I have a bag that has the following:

• 6 red marbles
• 5 green marbles
• 2 blue marbles

I want to remove a random marble from the bag, record its color, and repeat until no more marbles are left in the bag:

1. sort the counts
   • bag = {2:blue, 5:green, 6:red}
2. compute the cumulative counts
   • cumulative = {2:blue, 7:green, 13:red}
3. pick a random number in [0, max cumulative count]
   • rand(0, 13) = 3
4. find insertion point index of this integer using binary search
   • i = 1
5. record the color corresponding to this index
   • green
6. reduce that count by 1
   • bag = {2:blue, 4:green, 6:red}
7. repeat until no more marbles in bag

Is this a good way to do this or are there more efficient ways in terms of time complexity?

Answer 1

Instead of relying on extraction, you can shuffle the array in-place.

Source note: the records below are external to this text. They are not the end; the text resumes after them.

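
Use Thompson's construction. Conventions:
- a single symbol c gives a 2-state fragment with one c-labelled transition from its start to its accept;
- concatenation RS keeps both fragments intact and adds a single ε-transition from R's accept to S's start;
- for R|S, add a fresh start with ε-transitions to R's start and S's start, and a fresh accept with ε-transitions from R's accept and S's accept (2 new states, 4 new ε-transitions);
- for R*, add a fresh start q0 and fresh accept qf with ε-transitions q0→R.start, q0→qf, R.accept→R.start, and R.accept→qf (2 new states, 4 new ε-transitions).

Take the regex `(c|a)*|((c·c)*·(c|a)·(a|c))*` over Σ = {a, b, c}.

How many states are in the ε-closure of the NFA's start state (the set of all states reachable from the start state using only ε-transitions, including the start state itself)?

15

Work bottom-up. For each fragment F, track |ε-closure(F.start)| and whether F's accept lies in that closure (i.e. whether F accepts ε). A single-symbol fragment has closure size 1 and does not accept ε.
  c|a : new start ε-reaches every alternative's start; none of them accept ε, so the new accept is not reached: C = 1 + 1 + 1 = 3
  (c|a)* : the star's fresh start ε-reaches both the body's start and the fresh accept: C = 2 + 3 = 5
  c·c : C equals the left operand's closure size = 1 (its accept is not ε-reachable, so the closure stops there)
  (c·c)* : new start has ε-edges to the inner start and to the new accept, so C = 2 + 1 = 3
  c|a : new start ε-reaches every alternative's start; none of them accept ε, so the new accept is not reached: C = 1 + 1 + 1 = 3
  a|c : new start ε-reaches every alternative's start; none of them accept ε, so the new accept is not reached: C = 1 + 1 + 1 = 3
  (c·c)*·(c|a)·(a|c) : the left operand accepts ε, so the closure extends into the next operand (via the concat ε-link); C = 3 + 3 = 6
  ((c·c)*·(c|a)·(a|c))* : the star's fresh start ε-reaches both the body's start and the fresh accept: C = 2 + 6 = 8
  (c|a)*|((c·c)*·(c|a)·(a|c))* : C = 1 (new start) + (5 + 8) + 1 (new accept, since some branch ε-reaches its own accept) = 15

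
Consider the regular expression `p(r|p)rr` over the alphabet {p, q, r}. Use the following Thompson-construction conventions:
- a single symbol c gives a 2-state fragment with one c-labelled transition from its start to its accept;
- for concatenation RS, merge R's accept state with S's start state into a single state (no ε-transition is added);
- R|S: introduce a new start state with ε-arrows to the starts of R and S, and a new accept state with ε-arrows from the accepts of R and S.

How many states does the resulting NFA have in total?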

1. like in maraca's answer, you store the items individually in the array (citing it here: "Create a list with all the items (0=red, 1=green, 2=blue): [0,0,0,0,0,0,1,1,1,1,1,2,2].")

2. iterate through the array and, for each element i, pick a random index j of an element to swap place with

3. at the end, just iterate over the array to get a shuffled order.

Something like

for(i=0..len-1) {
  j=random(0..len-1);
  // swap them
  aux=a[i]; a[i]=a[j]; a[j]=aux;
}
// now consume the array - it is as random as it can be
// without extracting from it on the way

Note: many programming languages will have libraries providing already implemented array/list shuffling functions

• C++ - std::random_shuffle

• Java - Collections.shuffle

• Python - random.shuffle

Answer 2

Your algorithm is pretty good, but it could be optimized further:

1. You don't need to sort the colors! You can skip the first step.

2. Instead of calculating the cumulative counts each time you can do it iteratively by decreasing all values right of the selected one (including the selected color itself).

3. You also don't need the binary search, you can just start decreasing the cumulative counts from the end until you reach the correct number.

There is also another algorithm based on lists:

1. Create a list with all the items (0=red, 1=green, 2=blue): [0,0,0,0,0,0,1,1,1,1,1,2,2].

2. Get a random integer i between 0 and the size of the list - 1.

3. Remove the ith item from the list and add it to the result.

4. Repeat 2. and 3. until the list is empty.